Guerilla gegen die Übermacht

Widukind führt den Widerstand gegen die Franken an

Der erste Feldzug von Karl dem Großen gegen die Sachsen war zwar erfolgreich, doch der Kampf gegen die Sachsen war damit nicht vorbei. Vor allem der Widerstand des Sachsenherzogs Widukind macht den Franken schwer zu schaffen.

Statue des Sachsenherzogs Widukind Quelle: ZDF

Noch während Karl der Große in Italien ist, erreicht ihn die Nachricht, dass das Sachsengebiet nicht befriedet ist. Immer wieder stehen die wilden Stämme gegen seine Herrschaft auf. Der Herrscher Widukind hat den Sachsen die Freiheit von der fränkischen Vorherrschaft versprochen.


Dass sich andere Stammesführer nach einigen schweren militärischen Niederlagen den Franken unterwerfen und eine fremde Religion annehmen, ist für den Sachsenherzog Widukind Verrat an den Ahnen.
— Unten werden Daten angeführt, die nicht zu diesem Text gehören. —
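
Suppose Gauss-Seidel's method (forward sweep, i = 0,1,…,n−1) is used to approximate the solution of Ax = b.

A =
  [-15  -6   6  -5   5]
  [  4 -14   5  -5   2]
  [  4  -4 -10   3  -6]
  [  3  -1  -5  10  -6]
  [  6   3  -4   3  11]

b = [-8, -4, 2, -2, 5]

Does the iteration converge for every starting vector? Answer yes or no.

yes

A = D + L + U where D = diag(-15, -14, -10, 10, 11).
T_GS = -(D+L)⁻¹U: row 0 first, T[0,3] = -(-5)/(-15) = -0.3333; later rows by forward substitution.
  T[0,:] = [+0.0000 -0.4000 +0.4000 -0.3333 +0.3333]
  T[1,:] = [+0.0000 -0.1143 +0.4714 -0.4524 +0.2381]
  T[2,:] = [+0.0000 -0.1143 -0.0286 +0.3476 -0.5619]
  T[3,:] = [+0.0000 +0.0514 -0.0871 +0.2286 +0.2429]
  T[4,:] = [+0.0000 +0.1938 -0.3334 +0.3693 -0.5173]
|roots of det(T-λI)|: 0.9079, 0.3017, 0.3017, 0.1698, 0.0000.
ρ = 0.9079; 0.9079 < 1, so it converges for any x₀.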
Er will nicht wie viele prominente Führer der Sachsen die Waffen strecken. "Widukind führte eine Rebellion der eher kleinen Leute an", sagt der Historiker Rudolf Schieffer.
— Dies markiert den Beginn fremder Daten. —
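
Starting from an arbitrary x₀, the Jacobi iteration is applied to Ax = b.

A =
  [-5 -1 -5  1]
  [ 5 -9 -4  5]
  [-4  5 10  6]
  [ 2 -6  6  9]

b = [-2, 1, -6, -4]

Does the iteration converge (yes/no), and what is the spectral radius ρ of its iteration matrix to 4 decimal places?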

Sachsen zerstören die Karlsburg

Während Karl der Große auf der von ihm gegründeten Karlsburg bei Paderborn die erste Reichsversammlung auf sächsischem Boden abhält, sammeln sich in den Wäldern jenseits der Burg Aufständische. Unter der Führung Widukinds zerstören die Sachsen im Jahr 778 die Karlsburg.


Angefeuert von ihren Erfolgen schlagen die Sachsen immer wieder zu. Den Franken nützt ihre überlegene Kriegsmaschinerie nicht immer. Die Sachsen locken sie in tödliche Fallen. Auf beiden Seiten sterben unzählige Kämpfer. Der Konflikt eskaliert.

Moderne Guerillataktik

Historiker Schieffer vergleicht die Taktik der Sachsen mit modernem Guerillakrieg. Im Gefecht am Süntel im Jahr 782, so erzählt Schieffer, hätten entschlossene sächsische Verbände eine fränkische Truppe, die weiter nach Osten ziehen wollte, an einer günstigen Stelle gepackt. Der Erfolg habe bei den Franken große Wut hervorgerufen, aber nicht den Kriegsausgang entscheidend verändern können.

Mit einem starken Heer zog Karl der Große daraufhin selbst ins Sachsenland und rächte sich brutal. Die aufständischen Sachsen wurden gefangen genommen und hingerichtet. Dies ging als das "Blutgericht von Verden" in die Geschichtsbücher ein. An einem einzigen Tag soll Karl 4500 Sachsen getötet haben.

Aufgestellt wurden die Gedenksteine von den Nationalsozialisten. Sie nutzten das Ereignis für ihre pro-heidnische Propaganda. Moderne Historiker zweifeln jedoch an der Zahl der Toten. So auch der Lutz von Padberg: "Man muss sich mal überlegen, wie viele Soldaten man braucht, um an einem Tag 4500 Menschen den Kopf abzuhacken. Aber es ist dort etwas dergleichen geschehen. Meistens geht die Forschung in die Richtung zu sagen, da hat sich einer um eine Null vertan."

Widukind Taufe Quelle: ZDF


Widukind entkam dem Blutgericht, gab aber bald auf und ließ sich freiwillig taufen. Karl der Große, so berichten die Reichsannalen im Jahr 785, übernahm selbst die Patenschaft für den Sachsenherzog. Damals könnte Karl erkannt haben, dass es bei der Christianisierung auch einen anderen Weg als den der Gewalt gibt.

Nach Widukinds Taufe zeichnete sich allmählich eine Wende in der Sachsenmission ab: Es sollte weniger brutale Zwangstaufen geben, Missionare kamen zum Einsatz.